Tuesday morning I called my credit-checker friend and said I would pay top dollar if she let me jump the queue in her work day and receive, at the soonest, all the financial dope she could come up with on these people: LeVon Monroe, Walter Tidlow, Eugene Cebulka, Roland Stover, Dean Moody and Grey Oliveira. I said I was most interested in Oliveira. I was told to call back in the early afternoon.
At ten a.m., I walked into Larry Bierly's room and said, "I know about the assault on Crockwell. Phyllis Haig was right when she told me you were a violent man. Paul must have told his mother some half-truths—a family custom among the Haigs whenever they weren't telling bald-faced lies to each other. It sounds like Paul made a habit of bad-mouthing you around Phyllis because that's what she liked to hear. But when he told her you had assaulted a man, he omitted the fact that he was there at the time and he was involved himself. And of course he left out the part about the electroshocks and the pictures of the Playboy bunnies and the sheep."

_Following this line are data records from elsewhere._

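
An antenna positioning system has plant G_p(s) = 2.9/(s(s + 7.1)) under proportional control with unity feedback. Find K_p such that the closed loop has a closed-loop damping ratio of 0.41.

Closed-loop characteristic equation: s² + 7.1s + K_p·2.9 = 0.
So ω_n = √(2.9K_p) and 2ζω_n = 7.1, giving ζ = 7.1/(2√(2.9K_p)).
Setting ζ = 0.41: √(2.9K_p) = 7.1/(2·0.41) = 8.659, so K_p = 74.97/2.9 = 25.9.

K_p = 25.9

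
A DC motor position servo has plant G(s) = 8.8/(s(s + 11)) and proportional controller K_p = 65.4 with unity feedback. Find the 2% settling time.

The closed-loop denominator s² + 11s + 575.5 gives ω_n = √575.5 = 23.99 and ζ = 11/(2ω_n) = 0.2293.
2% settling time T_s ≈ 4/(ζω_n) = 4/5.5 = 0.727 s.

T_s ≈ 0.727 s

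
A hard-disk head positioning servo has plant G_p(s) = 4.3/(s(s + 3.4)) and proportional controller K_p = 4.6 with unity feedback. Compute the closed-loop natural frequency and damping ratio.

1 + K_p·G_p(s) = 0 gives s² + 3.4s + 19.78 = 0.
Matching s² + 2ζω_n s + ω_n²: ω_n = √19.78 = 4.447 rad/s and 2ζω_n = 3.4, so ζ = 3.4/(2·4.447) = 0.382.

ω_n = 4.45 rad/s, ζ = 0.382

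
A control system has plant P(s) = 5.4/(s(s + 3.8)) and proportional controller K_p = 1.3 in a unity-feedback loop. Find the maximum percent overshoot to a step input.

3.95%

From 1 + K_pP(s) = 0: s² + 3.8s + 7.02 = 0 ⇒ ω_n = 2.65, ζ = 0.7171.
%OS = 100·exp(−πζ/√(1−ζ²)) = 100·exp(−π·0.7171/√0.4858) = 3.95%.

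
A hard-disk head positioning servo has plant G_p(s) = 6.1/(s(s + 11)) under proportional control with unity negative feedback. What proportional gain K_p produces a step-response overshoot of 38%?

K_p = 57.2

From %OS = 100·exp(−πζ/√(1−ζ²)) = 38%, ζ = −ln(0.38)/√(π²+ln²(0.38)) = 0.2943.
Characteristic equation s² + 11s + 6.1K_p = 0 gives ζ = 11/(2√(6.1K_p)).
Setting ζ = 0.2943: √(6.1K_p) = 11/(2·0.2943) = 18.69, so K_p = 349.1/6.1 = 57.2.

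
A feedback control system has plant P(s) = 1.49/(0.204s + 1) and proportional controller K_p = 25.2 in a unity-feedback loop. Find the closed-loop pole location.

s = -189

Closed loop: T(s) = K_p·P/(1+K_p·P) = 37.55/(0.204s + 1 + 37.55), with pole at s = −(1 + 37.55)/0.204 = −189.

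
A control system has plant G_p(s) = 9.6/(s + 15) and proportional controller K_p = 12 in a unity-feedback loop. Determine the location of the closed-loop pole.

s = -130.2

Closed-loop transfer function: T(s) = K_p·G_p(s)/(1 + K_p·G_p(s)) = 115.2/(s + 15 + 115.2) = 115.2/(s + 130.2).
The closed-loop pole is at s = −130.2.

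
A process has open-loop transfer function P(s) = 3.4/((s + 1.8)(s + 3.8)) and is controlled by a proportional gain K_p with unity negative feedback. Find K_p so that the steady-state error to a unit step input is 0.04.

K_p = 48.3

Steady-state error for a unit step on this type-0 loop is 1/(1 + K_p·P(0)).
P(0) = 0.4971. Require 1/(1 + K_p·0.4971) = 0.04, so 1 + 0.4971·K_p = 25.
K_p = (25 − 1)/0.4971 = 48.3.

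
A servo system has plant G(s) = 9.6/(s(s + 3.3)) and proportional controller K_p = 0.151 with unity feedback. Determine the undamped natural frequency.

ω_n = 1.2 rad/s

The closed-loop denominator is s(s+3.3) + 0.151·9.6 = s² + 3.3s + 1.45.
So ω_n² = 1.45 ⇒ ω_n = 1.204 rad/s, and ζ = 3.3/(2ω_n) = 1.37.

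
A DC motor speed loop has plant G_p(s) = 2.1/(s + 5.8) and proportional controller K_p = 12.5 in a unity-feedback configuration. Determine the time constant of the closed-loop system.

Closed-loop transfer function: T(s) = K_p·G_p(s)/(1 + K_p·G_p(s)) = 26.25/(s + 5.8 + 26.25) = 26.25/(s + 32.05).
Time constant τ = 1/32.05 = 0.0312 s.

τ = 0.0312 s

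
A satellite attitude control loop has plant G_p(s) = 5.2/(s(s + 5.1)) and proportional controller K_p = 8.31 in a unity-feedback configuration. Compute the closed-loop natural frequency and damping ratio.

ω_n = 6.57 rad/s, ζ = 0.388

1 + K_p·G_p(s) = 0 gives s² + 5.1s + 43.21 = 0.
So ω_n² = 43.21 ⇒ ω_n = 6.574 rad/s, and ζ = 5.1/(2ω_n) = 0.388.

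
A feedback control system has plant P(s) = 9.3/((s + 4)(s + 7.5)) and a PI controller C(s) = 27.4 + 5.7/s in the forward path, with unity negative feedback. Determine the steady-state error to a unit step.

The open loop C(s)P(s) has a pole at the origin (type 1), so the static position error constant is infinite and e_ss = 1/(1+∞) = 0.

0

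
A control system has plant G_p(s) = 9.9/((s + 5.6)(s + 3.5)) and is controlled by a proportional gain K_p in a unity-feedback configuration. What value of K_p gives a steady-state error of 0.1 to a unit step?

Steady-state error for a unit step on this type-0 loop is 1/(1 + K_p·G_p(0)).
G_p(0) = 0.5051. Require 1/(1 + K_p·0.5051) = 0.1, so 1 + 0.5051·K_p = 10.
K_p = (10 − 1)/0.5051 = 17.8.

K_p = 17.8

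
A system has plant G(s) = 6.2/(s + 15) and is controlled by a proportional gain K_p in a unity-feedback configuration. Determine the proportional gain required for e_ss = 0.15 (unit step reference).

K_p = 13.7

The loop is type 0, so e_ss(step) = 1/(1 + K_pos) with K_pos = K_p·G(0).
G(0) = 0.4133. Require 1/(1 + K_p·0.4133) = 0.15, so 1 + 0.4133·K_p = 6.667.
K_p = (6.667 − 1)/0.4133 = 13.7.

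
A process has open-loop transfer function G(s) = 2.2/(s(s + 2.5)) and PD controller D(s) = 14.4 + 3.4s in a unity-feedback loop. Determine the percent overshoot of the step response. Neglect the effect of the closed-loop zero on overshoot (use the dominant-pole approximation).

Forward path: (14.4 + 3.4s)·2.2/(s(s+2.5)). The closed-loop characteristic equation is s² + (2.5 + 2.2·3.4)s + 2.2·14.4 = 0.
That is s² + 9.98s + 31.68 = 0, so ω_n = 5.628 rad/s and ζ = 9.98/(2·5.628) = 0.8866.
%OS = 100·exp(−πζ/√(1−ζ²)) = 0.243%.

0.243%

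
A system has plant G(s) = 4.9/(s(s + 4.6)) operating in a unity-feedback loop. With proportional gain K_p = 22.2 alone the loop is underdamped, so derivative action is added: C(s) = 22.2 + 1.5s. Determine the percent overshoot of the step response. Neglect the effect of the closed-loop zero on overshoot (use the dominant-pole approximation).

Forward path: (22.2 + 1.5s)·4.9/(s(s+4.6)). The closed-loop characteristic equation is s² + (4.6 + 4.9·1.5)s + 4.9·22.2 = 0.
That is s² + 11.95s + 108.8 = 0, so ω_n = 10.43 rad/s and ζ = 11.95/(2·10.43) = 0.5729.
%OS = 100·exp(−πζ/√(1−ζ²)) = 11.1%.

11.1%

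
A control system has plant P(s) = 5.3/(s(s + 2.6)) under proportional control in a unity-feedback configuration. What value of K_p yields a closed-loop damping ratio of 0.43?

Closed-loop characteristic equation: s² + 2.6s + K_p·5.3 = 0.
So ω_n = √(5.3K_p) and 2ζω_n = 2.6, giving ζ = 2.6/(2√(5.3K_p)).
Setting ζ = 0.43: √(5.3K_p) = 2.6/(2·0.43) = 3.023, so K_p = 9.14/5.3 = 1.72.

K_p = 1.72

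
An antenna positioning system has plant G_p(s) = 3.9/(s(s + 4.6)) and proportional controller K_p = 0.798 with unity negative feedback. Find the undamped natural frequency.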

Bierly's little red numbers started going crazy, but he didn't call for the nurse. He looked at me big-eyed and said, "Did you tell the police?"
"No."
"Are you going to?"
"I doubt it. That's up to Crockwell, and he seems disinclined to have word of the episode bruited about the Capital District broadcast-ad market at six and eleven."
"We should never have done it. It was wrong. I know that."
"No, Larry, you should never have done it. Why did you?"
He tugged at the IV tubing leading into his arm and shifted his muscular bulk. "Drugs," he said.
"Right, the devil made you do it."
"I'm really not a violent person," Bierly said, almost plaintively. "It was some kind of bad acid or something that Steven and I got hold of. And of course Paul was drunk. He hardly knew what was going on, I have to admit. I was the one who made it all happen."
"You could serve time for it."
"I know, I know, I know."
"And that's why you tried to dump me from the case, isn't it? You suspected Crockwell had killed Paul and tried to kill you in revenge for the late-night aversion-therapy incident, but you couldn't even fill me in on Crockwell's only genuinely plausible motive, because it would have implicated you in a felonious assault. Then when I stumbled on St. James and started getting close to that unpleasant part of the truth, you wanted me out of the picture—even if it meant Crockwell would get off scot-free."